King Edward VI Community College hopes to flog some of its land for £7million to raise enough money for improvements to existing classrooms and sports facilities and build a new sixth form block.

Councillors would like to buy the up-for-grabs Lower School site - which includes the Elmhirst Building and the sports and recreation fields - in a bid to save a much-loved green space and community asset.

The land is an essential “green lung” within Totnes and it would be a “terrible loss” for current and future residents if it was sold to housing developers, says the council.

The authority has set aside £38,000 to spend on the project, which is covered by savings made in other areas of its current budget.

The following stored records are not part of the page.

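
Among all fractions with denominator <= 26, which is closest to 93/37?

63/25

Expand x = 93/37 as a continued fraction with the Euclidean algorithm:
  93 = 2*37 + 19, so a_0 = 2.
  37 = 1*19 + 18, so a_1 = 1.
  19 = 1*18 + 1, so a_2 = 1.
  18 = 18*1 + 0, so a_3 = 18.
so x = [2; 1, 1, 18].
Convergents (p_i = a_i*p_{i-1} + p_{i-2}, q_i = a_i*q_{i-1} + q_{i-2} with p_{-2}=0, p_{-1}=1, q_{-2}=1, q_{-1}=0), until the denominator exceeds 26:
  i=0: a_0=2, p_0 = 2*1 + 0 = 2, q_0 = 2*0 + 1 = 1.
  i=1: a_1=1, p_1 = 1*2 + 1 = 3, q_1 = 1*1 + 0 = 1.
  i=2: a_2=1, p_2 = 1*3 + 2 = 5, q_2 = 1*1 + 1 = 2.
  i=3: a_3=18, p_3 = 18*5 + 3 = 93, q_3 = 18*2 + 1 = 37.
q_3 = 37 > 26, so the last convergent with denominator <= 26 is p_2/q_2 = 5/2.
The closest fraction with denominator <= 26 is either p_2/q_2 or the intermediate fraction (k*p_2 + p_1)/(k*q_2 + q_1) with the largest k >= 1 whose denominator stays <= 26; these approach x as k grows, and every other convergent or intermediate fraction in range is farther away.
Largest k: floor((26 - q_1)/q_2) = floor((26 - 1)/2) = 12.
That gives (12*5 + 3)/(12*2 + 1) = 63/25.
Compare the errors: |x - 5/2| = |93*2 - 5*37|/(37*2) = 1/74, and |x - 63/25| = |93*25 - 63*37|/(37*25) = 6/925.
Cross-multiplying, 6*74 = 444 < 925 = 1*925, so 6/925 is smaller: the intermediate fraction 63/25 is closer to x than 5/2.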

To date the council has spent £18,392 on the feasibility study which is being project managed by Rhodri Samuel, the former chief executive of the Dartington Hall Trust.

The council has also commissioned property valuers Alder King, solicitors Stephens Scown, and planning and design advisers LDA.

Town clerk, Catherine Marlton, said: "All councillors recognised the importance of this site to Totnes and the surrounding area.

"They voted unanimously to seek professional advice and undertake feasibility work with the aim of keeping a much needed open green space near the River Dart, in an area with an ever increasing population.

"The work undertaken to date lays a solid foundation to work with the community college and other organisations to create something that has real wellbeing and economic benefits for the local community."

The council says it would expect to pay market value for the land via a government loan in the form of prudential borrowing, and maintain it for the future via a self-financing model that does not create a council tax burden for local people.

Once the feasibility of the project is complete, the local community will be consulted.

Ideas for making the project pay include partnering with Bob the Bus to create a park and ride, and drawing down funding for solar panels to feed charging points for electric vehicles and feeding back into the grid.

The council says it would also seek funding from various bodies, including the Lotto and grant giving trusts, for future improvements.

Mayor, Cllr Ben Piper, said: "We are looking at the much loved Elmhirst buildings and looking for ways to bring them into use for the community in a way that will also benefit the school.

"We tend to think being next to a potential cultural resource, rather than a housing estate, is a win win situation for everyone.

"Last but not least, resisting further commercial housing on the site not only secures the amenity for future generations, it also addresses the air quality issue along the A385 which is so bad it is one of only four Air Quality Management orders in the whole county - wins for the health of our children for decades to come."

The feasibility work is due to be completed by the end of October.

If the plans prove viable, the council hopes to start formal negotiations with the college before consulting with residents about its plans for the site.